Comment rester en sécurité sur WhatsApp
Voici ce que vous pouvez faire pour améliorer votre respect de la vie privée et votre sécurité lorsque vous utilisez WhatsApp :
- Utilisez toujours les applications WhatsApp officielles de l’App Store ou de Google Play pour vous assurer que votre chiffrement de bout en bout fonctionne correctement.
- Activez les notifications de sécurité sur votre téléphone pour recevoir des alertes lorsqu’un contact réinstalle WhatsApp, change de téléphone, ou ajoute ou retire un appareil lié.
- Créez une clé d’accès pour pouvoir vous connecter à WhatsApp avec votre visage, votre empreinte digitale ou le verrouillage de l’écran. Cela empêche quelqu’un d’autre de se connecter même s’il obtient votre code SMS.
- Ajoutez une adresse e-mail pour vérifier ou récupérer votre compte si vous en êtes exclu. Assurez-vous que votre adresse e-mail elle-même est sécurisée avec un mot de passe fort et une authentification à deux facteurs.
- Activez les sauvegardes chiffrées de bout en bout pour protéger vos discussions dans iCloud ou Google Drive afin que même Apple, Google ou Meta ne puissent pas les lire. WhatsApp ne vous laisse pas choisir un fournisseur d’espace de stockage cloud. Sinon, vous devriez désactiver complètement les sauvegardes de discussion.
- Ne partagez jamais votre code de vérification à six chiffres avec qui que ce soit. WhatsApp et Meta ne vous le demanderont jamais.
- Demandez à votre opérateur mobile d’ajouter un PIN ou une phrase secrète avant que votre numéro puisse être transféré vers une autre carte SIM. Cela rend l’échange de carte SIM beaucoup plus difficile.
- Ne téléchargez WhatsApp que depuis Google Play ou l’App Store et maintenez-le — ainsi que votre système d’exploitation mobile et de bureau — mis à jour vers la dernière version.
- Ne jamais cliquer sur des liens ou installer des applications provenant de contacts WhatsApp inconnus ou suspects. Si vous avez des doutes sur un contact, contactez-le en utilisant une autre méthode pour confirmer son identité.

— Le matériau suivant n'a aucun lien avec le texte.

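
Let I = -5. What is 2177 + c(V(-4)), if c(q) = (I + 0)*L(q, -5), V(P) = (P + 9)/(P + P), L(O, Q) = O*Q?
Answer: 17291/8 ≈ 2161.4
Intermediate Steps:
V(P) = (9 + P)/(2*P) (V(P) = (9 + P)/((2*P)) = (9 + P)*(1/(2*P)) = (9 + P)/(2*P))
c(q) = 25*q (c(q) = (-5 + 0)*(q*(-5)) = -(-25)*q = 25*q)
2177 + c(V(-4)) = 2177 + 25*((½)*(9 - 4)/(-4)) = 2177 + 25*((½)*(-¼)*5) = 2177 + 25*(-5/8) = 2177 - 125/8 = 17291/8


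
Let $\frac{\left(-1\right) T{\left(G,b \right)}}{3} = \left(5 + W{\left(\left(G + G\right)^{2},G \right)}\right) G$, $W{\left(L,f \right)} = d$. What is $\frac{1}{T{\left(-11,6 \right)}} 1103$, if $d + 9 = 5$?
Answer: $\frac{1103}{33} \approx 33.424$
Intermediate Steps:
$d = -4$ ($d = -9 + 5 = -4$)
$W{\left(L,f \right)} = -4$
$T{\left(G,b \right)} = - 3 G$ ($T{\left(G,b \right)} = - 3 \left(5 - 4\right) G = - 3 \cdot 1 G = - 3 G$)
$\frac{1}{T{\left(-11,6 \right)}} 1103 = \frac{1}{\left(-3\right) \left(-11\right)} 1103 = \frac{1}{33} \cdot 1103 = \frac{1103}{33}$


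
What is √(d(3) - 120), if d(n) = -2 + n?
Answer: I*√119 ≈ 10.909*I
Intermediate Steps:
√(d(3) - 120) = √((-2 + 3) - 120) = √(1 - 120) = √(-119) = I*√119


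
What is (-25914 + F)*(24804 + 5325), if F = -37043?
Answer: -1896831453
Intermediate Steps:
(-25914 + F)*(24804 + 5325) = (-25914 - 37043)*(24804 + 5325) = -62957*30129 = -1896831453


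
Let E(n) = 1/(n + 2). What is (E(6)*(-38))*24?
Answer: -114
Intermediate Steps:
E(n) = 1/(2 + n)
(E(6)*(-38))*24 = (-38/(2 + 6))*24 = (-38/8)*24 = ((⅛)*(-38))*24 = -19/4*24 = -114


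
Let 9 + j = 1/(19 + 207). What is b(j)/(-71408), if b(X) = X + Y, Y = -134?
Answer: 32317/16138208 ≈ 0.0020025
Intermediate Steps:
j = -2033/226 (j = -9 + 1/(19 + 207) = -9 + 1/226 = -2033/226 ≈ -8.9956)
b(X) = -134 + X (b(X) = X - 134 = -134 + X)
b(j)/(-71408) = (-134 - 2033/226)/(-71408) = -32317/226*(-1/71408) = 32317/16138208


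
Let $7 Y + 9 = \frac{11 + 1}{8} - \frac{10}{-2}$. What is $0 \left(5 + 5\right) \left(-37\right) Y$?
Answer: $0$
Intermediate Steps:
$Y = - \frac{5}{14}$ ($Y = - \frac{9}{7} + \frac{\frac{11 + 1}{8} - \frac{10}{-2}}{7} = - \frac{9}{7} + \frac{12 \cdot \frac{1}{8} - -5}{7} = - \frac{9}{7} + \frac{\frac{3}{2} + 5}{7} = - \frac{9}{7} + \frac{1}{7} \cdot \frac{13}{2} = - \frac{9}{7} + \frac{13}{14} = - \frac{5}{14} \approx -0.35714$)
$0 \left(5 + 5\right) \left(-37\right) Y = 0 \left(5 + 5\right) \left(-37\right) \left(- \frac{5}{14}\right) = 0 \cdot 10 \left(-37\right) \left(- \frac{5}{14}\right) = 0 \left(-37\right) \left(- \frac{5}{14}\right) = 0 \left(- \frac{5}{14}\right) = 0$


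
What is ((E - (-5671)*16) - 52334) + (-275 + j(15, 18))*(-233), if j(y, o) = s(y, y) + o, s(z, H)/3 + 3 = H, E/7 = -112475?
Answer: -697430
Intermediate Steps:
E = -787325 (E = 7*(-112475) = -787325)
s(z, H) = -9 + 3*H
j(y, o) = -9 + o + 3*y (j(y, o) = (-9 + 3*y) + o = -9 + o + 3*y)
((E - (-5671)*16) - 52334) + (-275 + j(15, 18))*(-233) = ((-787325 - (-5671)*16) - 52334) + (-275 + (-9 + 18 + 3*15))*(-233) = ((-787325 - 1*(-90736)) - 52334) + (-275 + (-9 + 18 + 45))*(-233) = ((-787325 + 90736) - 52334) + (-275 + 54)*(-233) = (-696589 - 52334) - 221*(-233) = -748923 + 51493 = -697430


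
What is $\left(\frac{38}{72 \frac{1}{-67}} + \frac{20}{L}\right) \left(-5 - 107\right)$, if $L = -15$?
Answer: $\frac{36988}{9} \approx 4109.8$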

- Verrouillez vos (nouvelle fenêtre)paramètres de confidentialité WhatsApp(nouvelle fenêtre) en limitant qui peut vous ajouter à des groupes et voir votre photo de profil, votre dernière présence et votre statut en ligne, votre section à propos et les liens sur votre profil.
- Vous ne pouvez pas complètement désactiver l’IA Meta sur WhatsApp, mais vous pouvez prendre des mesures pour l’empêcher d’apprendre trop de choses de votre activité — et protéger vos messages pour qu’ils ne finissent pas dans les données d’entraînement de l’IA.
Choisir une application de messagerie instantanée plus privée
Bien que vous puissiez prendre des mesures pour améliorer votre sécurité et limiter ce que les autres utilisateurs de WhatsApp peuvent voir, cela ne change pas le fait que Meta compte toujours sur la collecte d’informations sur les utilisateurs, telles que les métadonnées, pour ses revenus. Si les récentes allégations des lanceurs d’alerte sont exactes, cet accès pourrait être encore plus large que ce que l’entreprise admet. Compte tenu de l’historique de violations du respect de la vie privée de Meta, un certain scepticisme est justifié.
Si ce niveau de contrôle vous inquiète, envisagez une alternative plus privée à WhatsApp qui collecte beaucoup moins de données et n’est pas liée à une entreprise de la Big Tech condamnée par les régulateurs pour son modèle publicitaire payant ou consenti.